Once again, its just a matter of

apt-get install vpnc resolvconf

Then you need to add the following lines to /etc/vpn/vpnc.conf:

IPSec gateway XX.XX.XX.XX
IPSec ID MegaCorpNetwork
IPSec secret ThisIsAPlaintextPassword
Xauth username myuserid

The gateway is the IP Address of the VPN concentrator. If your trusty MIS department has already setup the Cisco VPN client on Windows (such as in a dual booting scenario in my case) you can extract this information from the profile file that gets created. It should reside somewhere in the neighbourhood of “Program Files”, under the Cisco VPN Client installation folder, and within the Profiles subdirectory. There’s one small caveat, the group password, that corresponds to the “IPSec secret” field in vpnc.conf, is usually “encrypted” on Windows. But have no fear, for it can be undone. This is a well known flaw, and the group password encryption is practically redundant. I recommend that you download the C program and run it locally instead of using the form on the web page to decrypt it.

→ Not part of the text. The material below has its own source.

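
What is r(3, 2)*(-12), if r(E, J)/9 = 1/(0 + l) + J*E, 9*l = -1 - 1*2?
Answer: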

Once you have the plaintext, plug it into your vpn.conf.

Also, vpnc requires TUN/TAP device driver support in the kernel, but the good news is that it comes standard with most distributions. At least the ones I’ve tried out so far. If not:

modprobe tun

Failing which, you’d need to do a bit o’ kernel compilin’.

That out of the way, you’ll also need resolvconf to setup your /etc/resolv.conf so that you’ll be able resolve hostnames properly on the various networks you’re connected to. Later on, if you find out that your hostnames aren’t resolving, /etc/resolvconf/interface-order is probably a good place to start troubleshooting.

Depending on the version of vpnc you’re are using, you can connect to the vpn by either using vpnc, or vpnc-connect. Although I noticed that the latter has been deprecated in most recent versions, but the following should work no matter which version you use:

vpnc /etc/vpnc/vpnc.conf

If you have a static xauth password (which btw, is a very very bad idea) you could either hardcode it in vpnc.conf (again, bad idea) or have it prompted by not specifying in the config file as shown in the sample above. For added security, xauth authentication shouldn’t be relied upon solely, and should be complemented with some form of two-factor authentication for maximum security.

If all goes according to plan, you’ll be prompted with a legal disclaimer from the network you’re connecting to and all the routes will be automatically set up.

To log off from the vpn, simply issue vpnc-disconnect, and you’ll be back to where you started from.